Stormwater is making the news
In the September 13, 2019 issue of the Philadelphia Inquirer, Frank Kummer states “On average, Philadelphia gets about 42 inches of rain in a year, according to the National Weather Service. In 2018, it got 62 inches. This year is also proving to be wet, with about 36 inches so far — 8 inches more than normal for the same period.” [source]
So, what does this mean for the Green Industry?
Landscape professionals, are in a unique position to help deal with these issues. We can lend our expertise and be a voice for responsible land management practices by using green infrastructure to handle rainfall. Having been in the industry for many years, the professionals at GreenWeaver Landscapes have evolved from being part of the problem, to being part of the solution. We have changed the way we manage stormwater, from getting it away from the buildings and off the property as quickly as possible to treating water as a resource and getting it into the ground.

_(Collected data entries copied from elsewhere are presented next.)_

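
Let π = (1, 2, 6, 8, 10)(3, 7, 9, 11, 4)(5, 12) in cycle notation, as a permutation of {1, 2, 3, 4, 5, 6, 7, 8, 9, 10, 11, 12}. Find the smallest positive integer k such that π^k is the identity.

The cycle type of π is (5, 5, 2).
The order is lcm(5, 5, 2) = 10.

10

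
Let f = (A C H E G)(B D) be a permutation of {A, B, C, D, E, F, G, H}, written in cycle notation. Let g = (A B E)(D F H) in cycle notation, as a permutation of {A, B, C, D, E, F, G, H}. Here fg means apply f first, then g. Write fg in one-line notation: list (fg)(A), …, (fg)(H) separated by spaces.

C F D E G H B A

For each element, apply f then g: A → C → C; B → D → F; C → H → D; D → B → E; E → G → G; F → F → H; G → A → B; H → E → A.
Collecting the images, fg = [C F D E G H B A].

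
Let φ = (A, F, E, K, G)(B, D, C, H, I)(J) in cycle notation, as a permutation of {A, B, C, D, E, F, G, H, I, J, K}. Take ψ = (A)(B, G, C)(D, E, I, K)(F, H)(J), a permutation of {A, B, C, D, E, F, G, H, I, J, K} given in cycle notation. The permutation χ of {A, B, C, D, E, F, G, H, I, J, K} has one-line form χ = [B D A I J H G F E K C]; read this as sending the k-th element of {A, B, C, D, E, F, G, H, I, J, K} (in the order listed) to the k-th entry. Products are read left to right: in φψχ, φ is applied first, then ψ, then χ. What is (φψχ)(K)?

Chase K: φ(K) = G; ψ(G) = C; χ(C) = A. Hence (φψχ)(K) = A.

A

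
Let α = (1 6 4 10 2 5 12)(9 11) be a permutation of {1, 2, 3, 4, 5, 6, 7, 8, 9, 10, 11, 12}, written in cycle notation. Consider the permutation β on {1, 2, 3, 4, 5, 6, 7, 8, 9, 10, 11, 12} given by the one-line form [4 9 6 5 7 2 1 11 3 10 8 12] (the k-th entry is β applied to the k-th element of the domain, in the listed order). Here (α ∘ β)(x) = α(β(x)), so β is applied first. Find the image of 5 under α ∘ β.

First apply β: β(5) = 7, then α(7) = 7. Thus (α ∘ β)(5) = 7.

7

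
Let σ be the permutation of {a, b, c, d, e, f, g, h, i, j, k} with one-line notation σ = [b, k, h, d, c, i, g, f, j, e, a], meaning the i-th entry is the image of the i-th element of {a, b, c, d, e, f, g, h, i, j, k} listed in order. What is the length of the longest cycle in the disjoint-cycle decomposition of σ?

Decomposing into disjoint cycles gives (a b k)(c h f i j e); the longest has length 6.

6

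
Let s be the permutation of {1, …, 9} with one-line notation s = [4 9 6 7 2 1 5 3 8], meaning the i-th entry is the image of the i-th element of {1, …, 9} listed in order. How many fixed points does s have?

No element satisfies s(x) = x, so there are 0 fixed points.

0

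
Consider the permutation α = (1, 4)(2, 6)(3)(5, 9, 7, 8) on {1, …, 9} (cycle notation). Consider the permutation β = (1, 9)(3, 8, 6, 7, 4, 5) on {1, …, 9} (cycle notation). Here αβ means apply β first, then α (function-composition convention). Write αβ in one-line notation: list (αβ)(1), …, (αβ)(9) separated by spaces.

(αβ)(x) = α(β(x)). Computing each image: α(β(1)) = α(9) = 7, α(β(2)) = α(2) = 6, α(β(3)) = α(8) = 5, α(β(4)) = α(5) = 9, α(β(5)) = α(3) = 3, α(β(6)) = α(7) = 8, α(β(7)) = α(4) = 1, α(β(8)) = α(6) = 2, α(β(9)) = α(1) = 4.
Hence αβ = [7 6 5 9 3 8 1 2 4].

7 6 5 9 3 8 1 2 4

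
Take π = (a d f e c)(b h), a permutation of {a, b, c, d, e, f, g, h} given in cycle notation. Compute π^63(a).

a lies in the 5-cycle (a d f e c).
Since the cycle has length 5, π^63 acts on it the same as π^3 (63 mod 5 = 3).
Stepping 3 places around the cycle: a → d → f → e.

e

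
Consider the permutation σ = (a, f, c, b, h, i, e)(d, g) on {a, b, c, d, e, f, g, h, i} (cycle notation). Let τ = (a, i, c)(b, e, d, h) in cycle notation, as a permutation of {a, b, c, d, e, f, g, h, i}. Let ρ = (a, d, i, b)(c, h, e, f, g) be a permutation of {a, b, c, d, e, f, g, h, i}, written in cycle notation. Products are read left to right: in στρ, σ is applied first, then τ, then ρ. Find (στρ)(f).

Chase f: σ(f) = c; τ(c) = a; ρ(a) = d. Hence (στρ)(f) = d.

d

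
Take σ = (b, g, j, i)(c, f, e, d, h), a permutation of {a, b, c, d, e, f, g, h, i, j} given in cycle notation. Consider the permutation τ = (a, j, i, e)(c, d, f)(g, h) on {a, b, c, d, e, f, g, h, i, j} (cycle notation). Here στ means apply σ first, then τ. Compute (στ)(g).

i

(στ)(g) = τ(σ(g)). σ(g) = j, then τ(j) = i. So (στ)(g) = i.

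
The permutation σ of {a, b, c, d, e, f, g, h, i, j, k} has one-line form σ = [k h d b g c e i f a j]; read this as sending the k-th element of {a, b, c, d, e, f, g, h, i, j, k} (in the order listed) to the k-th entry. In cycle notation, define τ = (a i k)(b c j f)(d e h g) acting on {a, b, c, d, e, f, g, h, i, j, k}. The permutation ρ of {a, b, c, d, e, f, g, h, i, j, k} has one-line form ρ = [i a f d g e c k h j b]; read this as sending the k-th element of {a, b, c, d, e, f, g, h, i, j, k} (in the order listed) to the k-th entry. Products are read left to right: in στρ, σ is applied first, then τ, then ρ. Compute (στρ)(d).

(στρ)(d) = ρ(τ(σ(d))). σ(d) = b, then τ(b) = c, then ρ(c) = f, so the result is f.

f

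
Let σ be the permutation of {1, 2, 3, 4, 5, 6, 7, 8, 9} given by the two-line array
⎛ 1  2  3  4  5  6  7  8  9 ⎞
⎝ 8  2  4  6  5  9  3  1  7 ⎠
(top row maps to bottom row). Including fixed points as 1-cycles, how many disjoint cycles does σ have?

4

The cycle decomposition is (1 8)(2)(3 4 6 9 7)(5), which has 4 cycles (counting 1-cycles).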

While other parts of the country may be dealing with prolonged droughts leading to increased risk of forest fires, in the Mid-Atlantic increased rainfall is posing threats to private and public property, infrastructure, and water quality. In all parts of the country as water runs off impervious surfaces, it fails to recharge ground water, threatening our reliance on aquifers as a source of clean water.
Rain gardens, bioswales, riparian buffers, and meadows are all tools that you can add to your toolbox. Be aware though, that these projects need to be designed well and maintained properly for the public to embrace them. A kidney shaped depression randomly placed in the middle of a lawn will never sell, but a strategically placed rain garden designed into a border planting can add another dimension to the landscape.
Many of us already have the skills needed to be experts at stormwater management; knowledge of plants and soils, creative problem solving, an eye for design, and the ability to manage construction projects of different sizes. Let us use these skills to address some of the major issues ahead of us and show the world how important the Green Industry is.
After all, stormwater, drinking water, and ground water is all One Water.